Monday, August 10, 2009

Gingrich backs Palin on "death panel" lie

By Michael J.W. Stickings

As Steve Benen notes, some on the right, like David Brooks (who is known to have a sane moment every now and then), have been critical of Sarah Palin's claim that Obama's proposed health-care system -- "Obamacare," as it has been misleadingly dubbed -- would subject Americans (and specifically the elderly and the disabled) to "death panels," panels of bureaucrats that would supposedly make life-or-death decisions like Roman emperors at some gladiatorial extravaganza.

The facts are the facts, the truth is the truth, and Palin was just lying, spinning fear, like many others on the right. Brooks himself called the claim "crazy." "Maybe, just maybe," Benen writes, "[Palin's] 'death panel' message on Facebook -- complete with lies, poor writing, policy confusion, and family exploitation -- will be enough to convince the skeptical that Palin really is that far gone?" Personally, I doubt it. And I doubt it because Palin isn't alone. There are many who think like her and lie like her, and many more still who credulously accept whatever she and her ilk offer as the truth and nothing but, so "far gone" are they. Besides, Palin's already done more than enough to convince us that she's "that far gone." Those who remain skeptical are the bitter residue of irrationality, and they aren't about to be convinced.

And, indeed, Palin's various backers on the "death panel" lie include not just the usual suspects on Fox News and mobocratic talk radio, as well as in the right-wing blogosphere but a leading Republican and media darling: Newt Gingrich, who, yesterday on ABC's This Week, actually supported Palin's claim. It's hardly news that he's as "far gone" as Palin, and he's long been a leading GOP spinner and propagandist, a partisan who says whatever needs to be said in support of narrow Republican interests regardless of the truth, but it's good to have him confirm like this his place in the Palin wing of the right-wing insanitarium.

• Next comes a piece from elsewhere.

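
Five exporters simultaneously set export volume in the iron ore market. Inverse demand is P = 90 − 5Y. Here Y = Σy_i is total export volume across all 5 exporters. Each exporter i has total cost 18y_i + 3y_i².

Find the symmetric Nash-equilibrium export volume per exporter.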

It's funny, though. He's a media darling not just because of his past electoral success but because he's convinced enough people, media people, that he's a smart guy, an intellectual conservative, in other words, a rarity that sets him apart. And he often talks a good talk -- consider that he's been a frequent guest on Jon Stewart. And yet his record is quite different than the manufactured image. It's a record of rhetorical insanity suggesting not just a deep reservoir of partisanship -- party before country, party before truth -- but core convictions that are just as insane. This latest foray into the wilderness of delusion and deception only proves the point.